Now that we have the preamble out of the way, on to the photos. Here is one of my latest acquisitions, a Fantasia. I don't know much about it other than when I plugged it in at the store it ran, although somewhat slow.
Notice the word "Electronic". That intrigued me when I first spotted it at the store. The little switch on the base was also something I'd not seen before. I'll get to both of these points in a moment. But first, more photos.
I haven't had too much time to fiddle with this machine but I did plug the thing in and test at the Goodwill store to make sure it did in fact run. There is a toggle switch on the front base that is labeled Needle Program Up Down. I thought to myself, no, could it be? An older, even semi-vintage, sewing machine that you can program the needle to stop in the up or down position?
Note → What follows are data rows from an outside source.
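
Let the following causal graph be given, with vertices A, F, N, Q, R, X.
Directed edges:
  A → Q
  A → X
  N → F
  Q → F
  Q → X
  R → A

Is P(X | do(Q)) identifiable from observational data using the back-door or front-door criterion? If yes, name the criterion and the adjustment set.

P(X|do(Q)): backdoor, adjust for {A}.

desc(Q)\{Q}={F,X}; candidates ⊆ {A,N,R}.
size 0: {}; under {} Q still reaches {A,R,X} ∋ X.
{A}: Q⊥X given {A} in G with Q→· removed — back-door holds.
P(X|do(Q)) = Σ_{A} P(X|Q,A)·P(A).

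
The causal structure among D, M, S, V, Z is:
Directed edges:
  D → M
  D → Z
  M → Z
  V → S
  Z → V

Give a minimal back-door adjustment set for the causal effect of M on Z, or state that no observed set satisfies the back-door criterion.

desc(M)\{M}={S,V,Z}; candidates ⊆ {D}.
size 0: {}; under {} M still reaches {D,S,V,Z} ∋ Z.
{D}: M⊥Z given {D} in G with M→· removed — back-door holds.

M→Z: minimal back-door set {D}.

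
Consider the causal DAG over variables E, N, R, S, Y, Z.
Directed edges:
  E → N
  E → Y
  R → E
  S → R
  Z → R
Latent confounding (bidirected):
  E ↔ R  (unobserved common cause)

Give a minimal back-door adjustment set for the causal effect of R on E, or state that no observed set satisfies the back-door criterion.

desc(R)\{R}={E,N,Y}; candidates ⊆ {S,Z}.
R↔E: latent back-door arc(s) into R.
size 0: {}; under {} R still reaches {E,N,S,Y,Z} ∋ E.
size 1: {S}, {Z}; under {S} R still reaches {E,N,Y,Z} ∋ E.
size 2: {S,Z}; under {S,Z} R still reaches {E,N,Y} ∋ E.
R↔E cannot be blocked by any observed set — no back-door set.

R→E: no observed back-door set.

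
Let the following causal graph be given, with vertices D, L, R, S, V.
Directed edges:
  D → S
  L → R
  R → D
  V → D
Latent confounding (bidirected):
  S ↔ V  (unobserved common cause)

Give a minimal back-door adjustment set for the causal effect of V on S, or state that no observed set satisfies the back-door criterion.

desc(V)\{V}={D,S}; candidates ⊆ {L,R}.
V↔S: latent back-door arc(s) into V.
size 0: {}; under {} V still reaches {S} ∋ S.
size 1: {L}, {R}; under {L} V still reaches {S} ∋ S.
size 2: {L,R}; under {L,R} V still reaches {S} ∋ S.
V↔S cannot be blocked by any observed set — no back-door set.

V→S: no observed back-door set.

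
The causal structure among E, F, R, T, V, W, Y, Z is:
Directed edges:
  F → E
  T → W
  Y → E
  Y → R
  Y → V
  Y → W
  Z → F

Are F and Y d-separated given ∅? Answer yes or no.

Bayes-Ball from F | ∅ reaches {E,Z}.
Y ∉ reach(F|∅) ⇒ F ⊥ Y | ∅.

Yes — F ⊥ Y | ∅.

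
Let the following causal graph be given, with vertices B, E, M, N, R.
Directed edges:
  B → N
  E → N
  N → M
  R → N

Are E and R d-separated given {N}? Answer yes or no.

Bayes-Ball from E | {N} reaches {B,R}.
R ∈ reach(E|{N}) ⇒ E ⊥̸ R | {N}.

No — E and R are d-connected given {N}.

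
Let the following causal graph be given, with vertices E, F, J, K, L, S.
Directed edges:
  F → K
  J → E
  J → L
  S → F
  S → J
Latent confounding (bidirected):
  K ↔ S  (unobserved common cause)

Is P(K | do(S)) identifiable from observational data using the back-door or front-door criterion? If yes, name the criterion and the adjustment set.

P(K|do(S)): frontdoor, adjust for {F}.

desc(S)\{S}={E,F,J,K,L}; candidates ⊆ {—}.
S↔K: latent back-door arc(s) into S.
size 0: {}; under {} S still reaches {K} ∋ K.
S↔K cannot be blocked by any observed set — no back-door set.
{F}: (i) intercepts every directed S→K path; (ii) no back-door S→{F}; (iii) {S} blocks every back-door {F}→K. Front-door holds.
P(K|do(S)) = Σ_{F} P(F|S) Σ_{S'} P(K|F,S')P(S').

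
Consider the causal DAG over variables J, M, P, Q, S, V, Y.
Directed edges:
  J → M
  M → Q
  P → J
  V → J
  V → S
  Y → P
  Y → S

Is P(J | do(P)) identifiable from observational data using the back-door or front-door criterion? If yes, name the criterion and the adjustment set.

P(J|do(P)): backdoor, adjust for ∅.

desc(P)\{P}={J,M,Q}; candidates ⊆ {S,V,Y}.
∅: P⊥J given ∅ in G with P→· removed — back-door holds.
P(J|do(P)) = P(J|P) — no adjustment needed.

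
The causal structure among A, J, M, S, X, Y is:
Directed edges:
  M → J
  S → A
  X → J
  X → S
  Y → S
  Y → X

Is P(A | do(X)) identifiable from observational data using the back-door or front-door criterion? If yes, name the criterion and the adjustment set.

P(A|do(X)): backdoor, adjust for {Y}.

desc(X)\{X}={A,J,S}; candidates ⊆ {M,Y}.
size 0: {}; under {} X still reaches {A,S,Y} ∋ A.
{Y}: X⊥A given {Y} in G with X→· removed — back-door holds.
P(A|do(X)) = Σ_{Y} P(A|X,Y)·P(Y).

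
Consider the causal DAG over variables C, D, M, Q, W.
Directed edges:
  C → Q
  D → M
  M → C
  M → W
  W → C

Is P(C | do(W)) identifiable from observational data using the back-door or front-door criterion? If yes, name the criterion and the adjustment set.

desc(W)\{W}={C,Q}; candidates ⊆ {D,M}.
size 0: {}; under {} W still reaches {C,D,M,Q} ∋ C.
{M}: W⊥C given {M} in G with W→· removed — back-door holds.
P(C|do(W)) = Σ_{M} P(C|W,M)·P(M).

P(C|do(W)): backdoor, adjust for {M}.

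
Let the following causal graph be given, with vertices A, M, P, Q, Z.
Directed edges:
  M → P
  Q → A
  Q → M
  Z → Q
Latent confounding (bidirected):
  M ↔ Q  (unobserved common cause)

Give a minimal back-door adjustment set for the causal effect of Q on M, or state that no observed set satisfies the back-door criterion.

Q→M: no observed back-door set.

desc(Q)\{Q}={A,M,P}; candidates ⊆ {Z}.
Q↔M: latent back-door arc(s) into Q.
size 0: {}; under {} Q still reaches {M,P,Z} ∋ M.
size 1: {Z}; under {Z} Q still reaches {M,P} ∋ M.
Q↔M cannot be blocked by any observed set — no back-door set.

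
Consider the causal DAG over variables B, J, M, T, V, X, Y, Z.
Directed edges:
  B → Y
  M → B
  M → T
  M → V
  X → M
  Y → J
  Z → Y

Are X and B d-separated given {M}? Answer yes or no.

Bayes-Ball from X | {M} reaches ∅.
B ∉ reach(X|{M}) ⇒ X ⊥ B | {M}.

Yes — X ⊥ B | {M}.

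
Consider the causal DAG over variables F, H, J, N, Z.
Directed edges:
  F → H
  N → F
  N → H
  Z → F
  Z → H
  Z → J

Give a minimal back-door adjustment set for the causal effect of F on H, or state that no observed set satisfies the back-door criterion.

F→H: minimal back-door set {N, Z}.

desc(F)\{F}={H}; candidates ⊆ {J,N,Z}.
size 0: {}; under {} F still reaches {H,J,N,Z} ∋ H.
size 1: {J}, {N}, {Z}; under {J} F still reaches {H,N,Z} ∋ H.
{N,Z}: F⊥H given {N,Z} in G with F→· removed — back-door holds.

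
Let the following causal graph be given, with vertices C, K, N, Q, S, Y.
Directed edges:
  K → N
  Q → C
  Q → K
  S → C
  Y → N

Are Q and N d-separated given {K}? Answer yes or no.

Bayes-Ball from Q | {K} reaches {C}.
N ∉ reach(Q|{K}) ⇒ Q ⊥ N | {K}.

Yes — Q ⊥ N | {K}.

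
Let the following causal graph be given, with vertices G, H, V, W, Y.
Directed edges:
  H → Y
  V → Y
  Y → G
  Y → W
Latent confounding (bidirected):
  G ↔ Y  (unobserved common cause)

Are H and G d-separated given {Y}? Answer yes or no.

Bayes-Ball from H | {Y} reaches {G,V}.
G ∈ reach(H|{Y}) ⇒ H ⊥̸ G | {Y}.

No — H and G are d-connected given {Y}.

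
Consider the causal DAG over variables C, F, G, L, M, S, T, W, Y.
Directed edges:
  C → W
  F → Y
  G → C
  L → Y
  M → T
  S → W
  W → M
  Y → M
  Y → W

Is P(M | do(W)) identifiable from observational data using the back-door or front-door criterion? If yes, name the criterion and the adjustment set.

P(M|do(W)): backdoor, adjust for {Y}.

desc(W)\{W}={M,T}; candidates ⊆ {C,F,G,L,S,Y}.
size 0: {}; under {} W still reaches {C,F,G,L,M,S,T,Y} ∋ M.
{Y}: W⊥M given {Y} in G with W→· removed — back-door holds.
P(M|do(W)) = Σ_{Y} P(M|W,Y)·P(Y).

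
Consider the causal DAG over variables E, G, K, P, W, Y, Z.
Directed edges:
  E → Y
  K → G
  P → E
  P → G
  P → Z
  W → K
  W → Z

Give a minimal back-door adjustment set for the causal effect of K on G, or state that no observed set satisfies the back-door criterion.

K→G: minimal back-door set ∅.

desc(K)\{K}={G}; candidates ⊆ {E,P,W,Y,Z}.
∅: K⊥G given ∅ in G with K→· removed — back-door holds.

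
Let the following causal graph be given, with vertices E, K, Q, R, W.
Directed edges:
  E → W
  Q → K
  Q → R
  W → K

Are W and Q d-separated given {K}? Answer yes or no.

Bayes-Ball from W | {K} reaches {E,Q,R}.
Q ∈ reach(W|{K}) ⇒ W ⊥̸ Q | {K}.

No — W and Q are d-connected given {K}.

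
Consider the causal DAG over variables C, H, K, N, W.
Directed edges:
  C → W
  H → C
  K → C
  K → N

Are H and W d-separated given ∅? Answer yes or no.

Bayes-Ball from H | ∅ reaches {C,W}.
W ∈ reach(H|∅) ⇒ H ⊥̸ W | ∅.

No — H and W are d-connected given ∅.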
Well let me tell you, that is exactly what it does. I switched the toggle to 'down' and the needle stopped all the way down when I let up on the controller, and when I switched the toggle to 'up', the needle stopped at the topmost position. Wow. I was impressed. Maybe I shouldn't be. Maybe there are tons of these machines out there. I don't know. This is the first one I've seen though. I know that the current fodder of machines found at sewing centers can do these feats of marvel, but a Goodwill purchase? Ok, so maybe I'm just easy to impress. I'll have to get this one cleaned up and sorted out soon so I can find out any other interesting features.